Am 18.11.2014 sorgte ein Päckchen mit einem vermeintlich gefährlichem Inhalt in Humes für Aufregung und löste somit einen Einsatz von Polizei, Delaborierer und Feuerwehr aus. Die Bewohnerin eines Anwesens in der Steinackerstraße teilte gegen 18:25 Uhr bei der Polizei in Illingen fernmündlich mit, dass sie ein Päckchen vor Ihrer Haustür stehen habe, das wahrscheinlich von ihrem Ex-Lebensgefährten stamme.

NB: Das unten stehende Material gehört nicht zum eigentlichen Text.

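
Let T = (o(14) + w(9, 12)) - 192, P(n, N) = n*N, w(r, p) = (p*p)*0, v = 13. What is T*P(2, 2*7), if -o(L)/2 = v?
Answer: -6104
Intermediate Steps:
o(L) = -26 (o(L) = -2*13 = -26)
w(r, p) = 0 (w(r, p) = p²*0 = 0)
P(n, N) = N*n
T = -218 (T = (-26 + 0) - 192 = -26 - 192 = -218)
T*P(2, 2*7) = -218*2*7*2 = -3052*2 = -218*28 = -6104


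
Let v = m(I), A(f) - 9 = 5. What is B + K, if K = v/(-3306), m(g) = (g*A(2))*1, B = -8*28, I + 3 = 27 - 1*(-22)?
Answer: -370594/1653 ≈ -224.19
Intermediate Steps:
I = 46 (I = -3 + (27 - 1*(-22)) = -3 + (27 + 22) = -3 + 49 = 46)
A(f) = 14 (A(f) = 9 + 5 = 14)
B = -224
m(g) = 14*g (m(g) = (g*14)*1 = (14*g)*1 = 14*g)
v = 644 (v = 14*46 = 644)
K = -322/1653 (K = 644/(-3306) = 644*(-1/3306) = -322/1653 ≈ -0.19480)
B + K = -224 - 322/1653 = -370594/1653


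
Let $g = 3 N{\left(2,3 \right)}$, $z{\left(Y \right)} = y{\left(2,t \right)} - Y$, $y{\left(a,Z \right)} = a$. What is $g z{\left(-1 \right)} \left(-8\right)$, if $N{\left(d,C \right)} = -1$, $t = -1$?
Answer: $72$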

Aufgrund im Rahmen der Trennung ausgesprochener Drohungen befürchtete sie nun, dass sich in dem Päckchen nicht die erwarteten persönlichen Gegenstände befinden, sondern ein Explosivkörper oder ein sonstiger gefährlicher Stoff. Das Päckchen sei zudem nicht von einem Zusteller abgegeben worden, sondern habe so vor der Tür gestanden. Aufgrund der geringen Größe könnte es auch nicht die erwarteten Gegenstände enthalten. Die 57-jährige Frau gab gegenüber den Polizeibeamten vor Ort an, dass ihr Ex-Partner, der in Niedersachsen wohnt, ihrer Kenntnis nach darüber hinaus Zugang zu Waffen und Explosivstoffen habe.

Die Beamten der Illinger Polizei konnten nach Anhörung der 57-Jährigen sowie nachfolgender Ermittlungen, in die auch die Wohnortpolizeidienststelle des Ex-Lebensgefährten eingebunden war, die Bedenken der Frau nicht ausräumen. Daher wurde ein Delaborierer alarmiert, der das Päckchen fachmännisch untersuchte und röntgte. Im Ergebnis wurde der Inhalt als ungefährlich eingestuft und das Päckchen geöffnet. Tatsächlich enthielt es kleinere persönliche Gegenstände.

Während des Einsatzes musste die Steinackerstraße sicherheitshalber gesperrt werden. Die Feuerwehr Humes leuchtete die Einsatzstelle aus; zudem war ein Rettungswagen vor Ort.